Шахига стукнул стаканом о столешницу, с недоумением глядя, как Арэнкин посмеивается, поигрывает в пальцах трубкой.

— Молод ты слишком, Шахига, — с неожиданной серьезностью сказал он. — Молод, но в чем-то сильнее меня.

— Не сомневаюсь!

— Ты молодец. Хочешь меня разозлить. Только с меня хватит, устал до отвращения ко всему. Я больше не желаю возвращаться на Север, буду бродяжничать дальше. Может, прирежут в какой-нибудь канаве, в конце концов.

В глазах молодого воина блеснули дьявольские огоньки.

— Делай дурака из кого угодно, только не из меня. Твой меч заточен так, что можно листья на воде рубить, и отполирован до блеска, ты почему-то еще носишь знак стража… Это так теперь разочарование в жизни выглядит? Да если б ты хотел, уже давно бросился бы на меч у ближайшего обрыва… «И не узнали ни горы, ни ветер злой и бесславной кончины воина в трауре белом…»

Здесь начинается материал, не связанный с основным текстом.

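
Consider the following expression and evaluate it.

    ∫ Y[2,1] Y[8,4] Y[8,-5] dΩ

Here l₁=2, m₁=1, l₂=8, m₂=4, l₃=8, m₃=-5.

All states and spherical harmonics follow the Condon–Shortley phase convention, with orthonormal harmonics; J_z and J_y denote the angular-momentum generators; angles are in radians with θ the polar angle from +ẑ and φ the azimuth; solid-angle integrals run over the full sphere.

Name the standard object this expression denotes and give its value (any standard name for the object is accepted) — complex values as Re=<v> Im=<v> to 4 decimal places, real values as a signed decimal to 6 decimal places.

Gaunt coefficient, -0.175924

This is a Gaunt coefficient — the integral of a triple product of spherical harmonics over the sphere.
Rules hold: Σm=0, L=18 even, 6≤8≤10.
N = 5·17·17 = 1445
Δ = 2!·2!·14!/19! = 1/348840
Racah Σ t=0..2: t=0:+1/116121600 t=1:−1/25401600 t=2:+1/116121600 = -1/45158400
⇒ 3j(2 8 8; 0 0 0)² = 24/1615, sgn -1
Racah Σ t=0..1: t=0:+1/1916006400 t=1:−1/479001600 = -1/638668800
⇒ 3j(2 8 8; 1 4 -5)² = 117/6460, sgn +1
4πI² = N·(3j₀)²·(3jₘ)² = 702/1805
I = -1·√(0.38892/4π) = -0.17592397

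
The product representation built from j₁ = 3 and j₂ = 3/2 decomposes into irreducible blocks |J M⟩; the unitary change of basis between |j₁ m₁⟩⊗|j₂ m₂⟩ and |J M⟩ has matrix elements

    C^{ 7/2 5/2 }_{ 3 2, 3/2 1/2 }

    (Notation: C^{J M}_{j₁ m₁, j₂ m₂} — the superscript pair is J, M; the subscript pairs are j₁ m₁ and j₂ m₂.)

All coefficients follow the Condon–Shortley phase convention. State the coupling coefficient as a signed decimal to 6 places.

j₁+j₂−J=1  J+j₁−j₂=5  J−j₁+j₂=2  j₁+j₂+J+1=9
(j₁±m₁, j₂±m₂, J±M) = (5,1,2,1,6,1)
P² = 6400/7
sum k=0..1:
  [0] +1/48 = 1/48
  [1] −1/120 = -1/120
S = 1/80
C² = P²·S² = 1/7 ; C = +0.377964

+0.377964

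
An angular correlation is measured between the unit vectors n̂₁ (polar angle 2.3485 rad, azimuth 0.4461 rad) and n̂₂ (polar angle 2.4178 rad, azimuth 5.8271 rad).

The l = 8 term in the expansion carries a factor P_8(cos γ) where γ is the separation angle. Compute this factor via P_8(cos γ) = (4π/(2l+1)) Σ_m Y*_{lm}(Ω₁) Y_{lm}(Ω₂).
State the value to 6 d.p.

-0.110698

Addition theorem: P_8(cos γ) = (4π/17) Σ_m Y*_{lm}(Ω₁) Y_{lm}(Ω₂), m = −8…8:
  m=-8: (-0.03117 - 0.01419j) × (-0.01667 - 0.00926j) = 0.00039 + 0.00053j  (running Σ = 0.00039 + 0.00053j)
  m=-7: (0.13486 - 0.00255j) × (0.08618 + 0.00440j) = 0.01163 + 0.00037j  (running Σ = 0.01202 + 0.00090j)
  m=-6: (-0.28110 + 0.14102j) × (-0.21656 + 0.09286j) = 0.04778 - 0.05664j  (running Σ = 0.05980 - 0.05574j)
  m=-5: (0.28158 - 0.36303j) × (0.27414 - 0.31918j) = -0.03868 - 0.18939j  (running Σ = 0.02112 - 0.24514j)
  m=-4: (-0.07308 + 0.33692j) × (-0.11248 + 0.43407j) = -0.13803 - 0.06962j  (running Σ = -0.11691 - 0.31476j)
  m=-3: (0.01776 + 0.07501j) × (-0.02662 - 0.12961j) = 0.00925 - 0.00430j  (running Σ = -0.10766 - 0.31905j)
  m=-2: (-0.24152 - 0.29953j) × (-0.19400 - 0.25067j) = -0.02823 + 0.11865j  (running Σ = -0.13589 - 0.20040j)
  m=-1: (0.09589 + 0.04586j) × (0.26929 + 0.13211j) = 0.01976 + 0.02502j  (running Σ = -0.11612 - 0.17539j)
  m=0: (0.35472 + 0.00000j) × (0.23255 + 0.00000j) = 0.08249 + 0.00000j  (running Σ = -0.03363 - 0.17539j)
  m=1: (-0.09589 + 0.04586j) × (-0.26929 + 0.13211j) = 0.01976 - 0.02502j  (running Σ = -0.01387 - 0.20040j)
  m=2: (-0.24152 + 0.29953j) × (-0.19400 + 0.25067j) = -0.02823 - 0.11865j  (running Σ = -0.04210 - 0.31905j)
  m=3: (-0.01776 + 0.07501j) × (0.02662 - 0.12961j) = 0.00925 + 0.00430j  (running Σ = -0.03285 - 0.31476j)
  m=4: (-0.07308 - 0.33692j) × (-0.11248 - 0.43407j) = -0.13803 + 0.06962j  (running Σ = -0.17088 - 0.24514j)
  m=5: (-0.28158 - 0.36303j) × (-0.27414 - 0.31918j) = -0.03868 + 0.18939j  (running Σ = -0.20956 - 0.05574j)
  m=6: (-0.28110 - 0.14102j) × (-0.21656 - 0.09286j) = 0.04778 + 0.05664j  (running Σ = -0.16178 + 0.00090j)
  m=7: (-0.13486 - 0.00255j) × (-0.08618 + 0.00440j) = 0.01163 - 0.00037j  (running Σ = -0.15014 + 0.00053j)
  m=8: (-0.03117 + 0.01419j) × (-0.01667 + 0.00926j) = 0.00039 - 0.00053j  (running Σ = -0.14975 - 0.00000j)
Σ over m = -0.14975 - 0.00000j; ×(4π/17) → -0.11070 - 0.00000j. Real part: -0.110698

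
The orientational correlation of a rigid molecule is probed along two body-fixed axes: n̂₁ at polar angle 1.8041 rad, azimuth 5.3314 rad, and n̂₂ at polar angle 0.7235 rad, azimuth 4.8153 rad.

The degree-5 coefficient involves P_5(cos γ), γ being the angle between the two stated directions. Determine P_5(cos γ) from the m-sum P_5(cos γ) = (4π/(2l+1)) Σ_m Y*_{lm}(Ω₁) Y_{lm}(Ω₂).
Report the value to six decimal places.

Addition theorem: P_5(cos γ) = (4π/11) Σ_m Y*_{lm}(Ω₁) Y_{lm}(Ω₂), m = −5…5:
  term(m=-5) = -0.020216+0.012705i   from Y*(Ω₁)=+0.018821+0.404138i, Y(Ω₂)=+0.029045+0.051374i
  term(m=-4) = +0.030435-0.056568i   from Y*(Ω₁)=+0.239136-0.187730i, Y(Ω₂)=+0.193637-0.084539i
  term(m=-3) = -0.001514-0.067282i   from Y*(Ω₁)=+0.158601+0.046679i, Y(Ω₂)=-0.123688-0.387819i
  term(m=-2) = +0.060929+0.101970i   from Y*(Ω₁)=-0.101726-0.294322i, Y(Ω₂)=-0.373402+0.077958i
  term(m=-1) = -0.004259-0.002416i   from Y*(Ω₁)=+0.056355-0.079104i, Y(Ω₂)=-0.005179-0.050148i
  term(m=+0) = +0.120419+0.000000i   from Y*(Ω₁)=-0.309274-0.000000i, Y(Ω₂)=-0.389360+0.000000i
  term(m=+1) = -0.004259+0.002416i   from Y*(Ω₁)=-0.056355-0.079104i, Y(Ω₂)=+0.005179-0.050148i
  term(m=+2) = +0.060929-0.101970i   from Y*(Ω₁)=-0.101726+0.294322i, Y(Ω₂)=-0.373402-0.077958i
  term(m=+3) = -0.001514+0.067282i   from Y*(Ω₁)=-0.158601+0.046679i, Y(Ω₂)=+0.123688-0.387819i
  term(m=+4) = +0.030435+0.056568i   from Y*(Ω₁)=+0.239136+0.187730i, Y(Ω₂)=+0.193637+0.084539i
  term(m=+5) = -0.020216-0.012705i   from Y*(Ω₁)=-0.018821+0.404138i, Y(Ω₂)=-0.029045+0.051374i
Total Σ_m = +0.251172+0.000000i. Multiply by 1.142397: +0.286938+0.000000i. P_5(cos γ) = 0.286938

0.286938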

— Молчать! — Арэнкин хватил кулаком по столу так, что глиняный стакан опасно качнулся, а Шахига поперхнулся на полуслове. — Надоело твое балагурство. Клятву нагов. Наизусть. Пятую строку. Живо!

Молодой наг выругался сквозь зубы, отхлебнул из стакана и прошипел:

— «Моя жизнь мне не принадлежит. Клянусь с честью принять смерть от вражеской руки, достойно встретить меч палача или же смиренно склониться перед вратами бессмертия. Клянусь не посягать на собственную жизнь и не опустить сознательно меча перед ликом врага. Я клянусь не отступить от своего пути ни на миг…»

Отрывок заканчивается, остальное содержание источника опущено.